Canton, Ohio-based pet insurer Hartville, Group Inc. announced financial results for the company’s first quarter of 2005, ended March 31, 2005. All reported results for the prior-year period reflect the previously announced restatement for the company’s first, second and third quarters of 2004.
For the first quarter, total premiums were $1.5 million, of which $833,664 was retained by the company’s reinsurance company, Hartville Re, compared to total premiums of $1.9 million, of which Hartville Re retained $793,748 for the three months ended March 31, 2004. Year over year, retention of premiums increased from 42 percent to 55 percent. This higher retention relative to the premium written is primarily due to the higher quota share of the underwriting risk that Hartville on average assumed.
Commissions earned by Petsmarketing Insurance.com for the quarter was $256,603 compared to commissions earned of $1.5 million for the comparable quarter last year. The decrease from 2004 was due to a one-time recognition of a sliding scale commission in 2004 of $934,001, of which $609,107 was reversed in subsequent quarters.
Commissions retained by the agency were 20 percent for the first quarter of 2005 compared to 30 percent for the first quarter last year.
Operating expenses were $2.8 million for the quarter compared to operating expenses of $1.8 million last year, increased expenses were the result of increased employment costs after an increase in staff hired in the forth quarter of 2004, amortization of a proprietary software system which the company began amortizing in July 2004, amortization of prepaid expenses and warrants issued in connection with capital raised. Approximately $460,000 of these expenses in the first quarter of 2005 are non-cash. Discounting these items, operating expenses would have been $2.4 million. The parent company had one-time fees related to investment banking costs on capital raised, which are being amortized over the terms of the capital raise, and interest penalties on failure to register shares pursuant to agreements. These expenses for the first quarter 2005 were approximately $318,000.
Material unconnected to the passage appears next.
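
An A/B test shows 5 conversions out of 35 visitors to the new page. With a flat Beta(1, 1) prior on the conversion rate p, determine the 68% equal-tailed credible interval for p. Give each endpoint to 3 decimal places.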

The company reported an operating loss of $1.7 million for the quarter, compared to operating income of $423,290 for the first quarter last year. The net loss for the quarter was $2.1 million, or 14 cents per share, compared to net income of $447,424 or 4 cents per share for the same quarter last year. The net loss is comprised of the reduction in ceded premium due to policy runoff, where 2004 premium was $1.9 million compared to $1.5 million in 2005, and a discontinued marketing campaign with PetPartners/American Kennel Club. Additionally, the agency segment (Petsmarketing) recognized a reduction in commission income due to premium runoff as noted in the reinsurance segment, as well as incurred increased operating expenses through expansion of staff. Also impacting the loss were legal and brokerage fees associated with capital funding transactions, and interest penalties on failure to register shares pursuant to the agreements.
“We successfully unwound the proposed acquisition and put it behind us, enabling the management team to refocus on the task of returning Hartville to profitability,” said Dennis C. Rushovich, who was appointed chief executive officer on April 28, 2005. “We are evaluating our administrative overhead and our policy pricing structure to ensure that our product offerings are in line with customer expectations and being offered at the appropriate price point. Additionally, effective, Jan. 1 we were able to negotiate improved reinsurance terms, which we anticipate will positively impact profitability by the third quarter. Meanwhile, we continue to explore alternatives to acquire or create a property and casualty company, enabling Hartville to retain the majority of the profit associated with underwriting risk assumption.”